2016 Honda HR-V
We only had the long-term 2016 Honda HR-V in our fleet for one week, and for me, the do-anything crossover was immediately useful. Its honeymoon phase coincided with a number of long-haul drives, plus I had to move. This ambitious start is why we’re a quarter of the way through our long-term test, and the HR-V already has over 6,000 miles on the odometer.
In classic suburban chariot style, the HR-V is a jack of all trades. And when it comes to road trips, the HR-V is just as enjoyable while slogging up flat interstates as it is along beautiful country roads. I’ve driven it in all types of weather, packed it with people, and filled it with cargo. I’ve spent more time in our long-term Hondathan pretty much any car that came before it. Here’s what I’ve learned.
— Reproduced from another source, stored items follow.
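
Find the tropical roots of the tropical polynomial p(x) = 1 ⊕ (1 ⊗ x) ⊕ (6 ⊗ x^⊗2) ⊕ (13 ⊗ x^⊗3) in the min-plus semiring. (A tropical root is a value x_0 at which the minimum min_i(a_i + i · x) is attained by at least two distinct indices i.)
Roots: {-7, -5, 0}

Each tropical root is a break point of the lower envelope of the lines y = a_i + i · x (there are 4 lines, with slopes 0, 1, ..., 3). Only the lines that attain the minimum somewhere contribute to roots; other lines are dominated. Here the surviving (envelope) indices are i = 3, i = 2, i = 1, i = 0.
Intersections between consecutive envelope lines give the roots: for adjacent envelope indices i < j the intersection is x = (a_i − a_j) / (j − i). Reading off the sorted break points: {-7, -5, 0}.
Verification: at each break x_0, at least two indices attain the minimum of min_i(a_i + i · x_0).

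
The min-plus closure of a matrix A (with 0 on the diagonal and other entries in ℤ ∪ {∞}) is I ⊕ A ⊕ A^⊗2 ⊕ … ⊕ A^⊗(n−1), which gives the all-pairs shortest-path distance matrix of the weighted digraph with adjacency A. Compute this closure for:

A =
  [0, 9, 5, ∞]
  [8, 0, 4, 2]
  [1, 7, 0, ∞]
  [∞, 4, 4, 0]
Closure =
  [0, 9, 5, 11]
  [5, 0, 4, 2]
  [1, 7, 0, 9]
  [5, 4, 4, 0]

This is the Floyd-Warshall all-pairs shortest-path computation. For each intermediate vertex k = 0, 1, …, 3, update dist[i][j] ← min(dist[i][j], dist[i][k] + dist[k][j]). The final matrix gives, for each (i, j), the minimum total weight of any directed path from i to j (possibly empty when i = j).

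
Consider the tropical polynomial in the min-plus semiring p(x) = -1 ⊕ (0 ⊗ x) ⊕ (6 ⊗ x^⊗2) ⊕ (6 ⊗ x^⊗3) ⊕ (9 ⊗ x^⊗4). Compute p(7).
p(7) = -1

A tropical monomial a ⊗ x^⊗i evaluates to a + i · x. Evaluating each term at x = 7:
  Term 0 contributes -1 + 0 · 7 = -1
  Term 1 contributes 0 + 1 · 7 = 7
  Term 2 contributes 6 + 2 · 7 = 20
  Term 3 contributes 6 + 3 · 7 = 27
  Term 4 contributes 9 + 4 · 7 = 37
p(7) = ⊕ of these = min[-1, 7, 20, 27, 37] = -1.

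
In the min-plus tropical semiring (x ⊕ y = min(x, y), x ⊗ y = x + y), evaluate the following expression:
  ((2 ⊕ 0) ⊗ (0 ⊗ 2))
((2 ⊕ 0) ⊗ (0 ⊗ 2)) = 2

Expand innermost to outermost. Recall ⊕ takes the minimum of its arguments and ⊗ takes their sum. Working out the expression ((2 ⊕ 0) ⊗ (0 ⊗ 2)) gives 2.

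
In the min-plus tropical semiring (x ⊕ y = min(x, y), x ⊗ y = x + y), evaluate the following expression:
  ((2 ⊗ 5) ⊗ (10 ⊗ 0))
((2 ⊗ 5) ⊗ (10 ⊗ 0)) = 17

Expand innermost to outermost. Recall ⊕ takes the minimum of its arguments and ⊗ takes their sum. Working out the expression ((2 ⊗ 5) ⊗ (10 ⊗ 0)) gives 17.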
I’ve driven the HR-V from my home in Detroit to my sister’s place in Traverse City, MI – a 500-mile round trip – four times. On one occasion, an early winter blast hit northern Michigan on my way to the cute, beachside tourist town. From intense fog and rain to sunshine to a sudden snow squall, I had every one of the elements thrown directly at me over the course of one drive.
I find a lot of the HR-V’s onboard safety technology distracting, and I worry that drivers can become too reliant on these features. Blind spot alerts and cameras are designed to make us safer, yes, but they’re no replacement for an attentive, engaged driver. For instance, in the rain and sleet, the nifty Honda Lane Watch camera displayed only gray blobs. Ditto on the back-up camera, meaning that while the technology technically functioned as advertised, the weather rendered it useless. The HR-V has a solid suite of safety tech, but you don’t have to rely on the cameras and bells and whistles. The driver’s side mirror has an extended-view distortion to the glass. Visibility is great.
The HR-V was a champ in the gross weather, and I was thankful for our mid-level EX trim’s all-wheel drive. And this was even before we fitted the HR-V with a set of Michelin X-Ice 215/55R17 winter tires – expect to hear about those when we actually get some more snow here in Detroit. Optioning all-wheel drive means you’re stuck with the continuously variable transmission (a manual is available with front-drive), which isn’t great, but it smoothly delivers the engine’s 141 horsepower and 127 pound-feet of torque. Editor Alex Kierstein agreed, writing in our logbook, “Overall, I think the CVT isn’t great [ads1] but for loafing around town and the freeway, at least it wasn’t offensive. Sure, the buzziness of the engine is accentuated by the CVT, and the combo ain’t quick. It’s smooth enough in normal driving.”
After two back-to-back road trips, it was time to move. I figured I’d need the help of multiple trucks and friends, but I was wrong. The HR-V’s Magic Seats, an element borrowed from the Fit, were just as magical as advertised. They easily tumbled and folded with a quick pull of a release latch. Folding all the seats down resulted in a perfectly flat cargo area, with 56 cubic feet of cargo space. Boxes and bookshelves slid in with ease. Granted, I don’t have a ton of stuff – moving all of my earthly possessions using the HR-V made me both pride myself for apparently rejecting rampant materialism while wondering how I had nearly made it to 30 years old without a dresser or decent dining room table. Still, I moved everything I own in only four trips.
Day To Day
Editor Pete Bigelow wrote some logbook notes about the interior being a letdown, but I disagree. Even after several hours of driving I still found the heated cloth seats comfortable, with plenty of hip room and support. I like the layout of the controls – they’re simple to navigate and use. The cupholders are a blessing, you can adjust them to securely hold an eight-ounce cup of coffee or a 24-ounce water bottle.
After so many miles of use, I found a couple of problems. When my iPhone was plugged in, I had to select “iPod” to play the songs loaded onto my phone, but to use the Podcasts app on the same device, I had to switch over to “USB” in the media menu. It’s annoying, but the real problem has to do with the actual placement of the USB ports, which are all under the center console and hard to see. The angle makes it difficult for anyone actually sitting in the car to plug something in or take something out. It’s only slightly easier if you’re out of the car and bending over the seats to reach the ports. While this placement keeps wires out of the driver’s way, it’s incredibly awkward to navigate. Still, a small blemish on an interior that, as I mentioned earlier, is so darn useful.
The HR-V never wowed me in terms of power or performance. It’s not a hot car, and for most people, it’s nothing to get excited about. But for those who need real-world capability, it excels in just about any situation you throw it at. Trust me, I know.